History of Vernon County, 1887, pPage 12: Henry Township.—A Fertile Prairie Magnificently Improved. Oil, Gas and Coal. Pioneer Days. Fails Store. War Incidents. Stotesbury. Hoover.
From the 1887 History of Vernon County: "Peter Duncan was probably the first settler in what is now Henry township. In the year 1839 he located nearly two miles north of the Osage, on the east side of the creek which bears his name (se. 1/2 sec. 5), where was afterward Duncan Creek post-office. [Duncan Creek Post Office: 1870-1878.] Here he resided for many years, at last selling the land to James Lawrence. Mr. Duncan is yet living, a resident of Bates county. During the Civil War, he was a Confederate soldier, and at the battle of Prairie Grove, Ark., was badly wounded by a saber stroke; from the effects of this would he has never entirely recovered.
Wm. Bartlett came from White county, Tenn., in the spring of 1942, to the central part of section 15; N. R. Marchbanks came from Overton county, Tenn., to the same section May 9, 1841. Mr. Bartlett died in 1864. Mr. Marchbanks died in Lawrence county, Mo., in 1872, aged 68 years; he had removed to Nebraska in 1863, and lived there until the spring of 1866; he was a justice of the peace of this township before the war.
Wm.
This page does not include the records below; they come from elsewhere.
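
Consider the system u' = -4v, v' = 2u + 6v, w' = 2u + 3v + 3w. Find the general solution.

Coefficient matrix A = [[0, -4, 0], [2, 6, 0], [2, 3, 3]].
det(A - λI) = 0 gives eigenvalues λ = 4, 2, 3.
For λ=4: eigenvector (1,-1,-1).
For λ=2: eigenvector (2,-1,-1).
For λ=3: eigenvector (0,0,1).
General solution: c_1e^(4t)(1,-1,-1) + c_2e^(2t)(2,-1,-1) + c_3e^(3t)(0,0,1).

u(t) = c_1e^(4t) + 2c_2e^(2t), v(t) = -c_1e^(4t) - c_2e^(2t), w(t) = -c_1e^(4t) - c_2e^(2t) + c_3e^(3t)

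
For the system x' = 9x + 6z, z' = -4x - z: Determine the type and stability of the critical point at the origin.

A = [[9,6],[-4,-1]]; det(A-λI) = λ^2 - 8λ + 15.
λ = 5, 3: both positive.

unstable node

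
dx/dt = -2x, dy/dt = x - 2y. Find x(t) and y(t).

x(t) = K_2e^(-2t), y(t) = K_1e^(-2t) + K_2te^(-2t) + 3K_2e^(-2t)

Coefficient matrix A = [[-2, 0], [1, -2]].
Characteristic polynomial det(A - λI) = λ^2 + 4λ + 4 = 0.
Single eigenvalue λ = -2 with algebraic multiplicity 2.
Eigenvector v = (0,1); generalized eigenvector w with (A-λI)w=v is (1,3).
General solution: e^(-2t)[K_1·v + K_2·(t·v + w)].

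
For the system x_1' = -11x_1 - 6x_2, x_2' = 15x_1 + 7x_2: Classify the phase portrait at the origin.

A = [[-11,-6],[15,7]]; det(A-λI) = λ^2 + 4λ + 13.
λ = -2 ± 3i: negative real part.

stable spiral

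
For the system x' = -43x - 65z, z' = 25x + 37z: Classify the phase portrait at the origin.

A = [[-43,-65],[25,37]]; det(A-λI) = λ^2 + 6λ + 34.
λ = -3 ± 5i: negative real part.

stable spiral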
Barnes came from Jackson county in about 1939 and settled on Duncan's creek, in section 8, south of Peter Duncan's claim. Barnes was the contractor that constructed the U.S. military road from Ft. Leavenworth to Ft. Scott. While executing his contract he visited this country on a hunting expedition and was so delighted with it that he determined to make it his home. He died in Kansas many years ago. Daniel Smith settled half a mile southwest of Barnes, and west of Duncan's creek, in 1839, and died there.
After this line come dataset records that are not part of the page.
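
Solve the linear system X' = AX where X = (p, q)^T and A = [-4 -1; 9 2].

p(t) = -c_1e^(-t) - c_2te^(-t) + c_2e^(-t), q(t) = 3c_1e^(-t) + 3c_2te^(-t) - 2c_2e^(-t)

Coefficient matrix A = [[-4, -1], [9, 2]].
Characteristic polynomial det(A - λI) = λ^2 + 2λ + 1 = 0.
Single eigenvalue λ = -1 with algebraic multiplicity 2.
Eigenvector v = (-1,3); generalized eigenvector w with (A-λI)w=v is (1,-2).
General solution: e^(-t)[c_1·v + c_2·(t·v + w)].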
Henry Jent settled on Duncan's creek in sw. 1/4 sec. 32-38-33, in 1844, the year of the high waters. Joseph P. Avery came to the ne. part of section 8, a little south of Duncan's, in 1850. There were very few settlers in the township besides those named until after the year 1850, when a few others came in. During the Kansas troubles this section was in a constant state of excitement and alarm, and settlement and immigration were as effectually checked as they were a few years later by the Civil War.
A man named Wm. B. Fail established a store on the Kansas line, just in the edge of the Osage bottom, in about 1856. It was a huge log building -- a fortress as well as a storehouse. Fail's customers were from both sides. Kansas jayhawkers and Missouri border ruffians met here on neutral ground and bought their supplies, all in a friendly way, without collision, and without collusion either. Fail died in 1859, and Capt. Staples' Vernon county company was stationed here during the famous Southwest Expedition, from November, 1860, to May 1861.
David Cruise, after leaving Metz township, settled in this township, south of the Osage, on section 21, northeast of Hoover, and it was here that he was killed by John Brown's "liberators," in 1858, as narrated elsewhere."
Page 374: And now as to Henry township. J. M. Turley, who lives in section 34, township 37, range 33 (Henry township), struck gas at 170 feet and has piped it to his house and has been burning it for fuel and lighting for the past two years. This well when first struck had a thirty-pound rock pressure and has increased to a forty-six pound pressure. This is the first practical use of natural gas in the county.